In Fact 40 she tells us the subjects homeopaths study in training. Interesting she is so open with this infomation. Quackademic institutes are usually very reluctant to discuss course materials with those outside the club. David Colquhoun had to resort to the Freedom of Information Act to get hold of teaching materials for university homeopathy courses. When he did it turned out they were teaching about miasms – in the twenty-first century.
Fact 41 seems to be about the clientel rather than practitioners as she describes how patients seek out homeopathy because conventional treatment has not benefitted them or it poses too great a risk of side effects. Homeopaths like to bang on about side effects – presumably to distract from the fact that evidence based medicine (EBM) has real effects and usually cures. What is worse though, is that this constant denigration of EBM can have a nocebo effect, that is, actually cause bad effects. New Scientist recently had an article on this opposite of placebo, pointing out that if patients believe they are going to suffer ill-effects of a medicine, then they sometimes do – even if they have been given just a sugar-pill.
In Fact 42 she tells us that there are thousands, if not millions, of case notes that demonstrate the effectiveness of homeopathic treatments. Apart from the fact that the plural of anecdote is not data, she does not tell us what sort of ailments have been treated.

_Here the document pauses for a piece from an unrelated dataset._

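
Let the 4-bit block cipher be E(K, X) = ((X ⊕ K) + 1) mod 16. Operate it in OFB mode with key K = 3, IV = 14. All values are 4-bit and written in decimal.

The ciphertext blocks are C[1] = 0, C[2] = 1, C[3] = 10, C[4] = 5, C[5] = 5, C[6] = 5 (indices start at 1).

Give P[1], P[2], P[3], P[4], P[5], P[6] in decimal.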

They could easily be self-limiting illnesses such as colds or influenza, where the patient would normally get better without treatment of any kind.
In Fact 43 she tells us that homeopaths charge on average £50 per hour whereas specialist doctors can charge over £200. First off, David Cameron is not yet Prime Minister so you can still get EBM for free on the NHS. Secondly, if you do go to a private doctor that £200 gets you someone whose knowledge – if not up to date – is at least late twentieth century rather than late eighteenth. Furthermore, that doctor is scrutinised by an effective professional body and cannot make grand unsubstantiated claims. Unlike people like Jeremy Sherr who claim to be able to cure AIDS . His professional body, the Society of Homeopaths (SoH), refused to do anything about this. In fact, they are more concerned with silencing critics.
Homeopathic practitioners are at best deluded and are notoriously afraid of debate.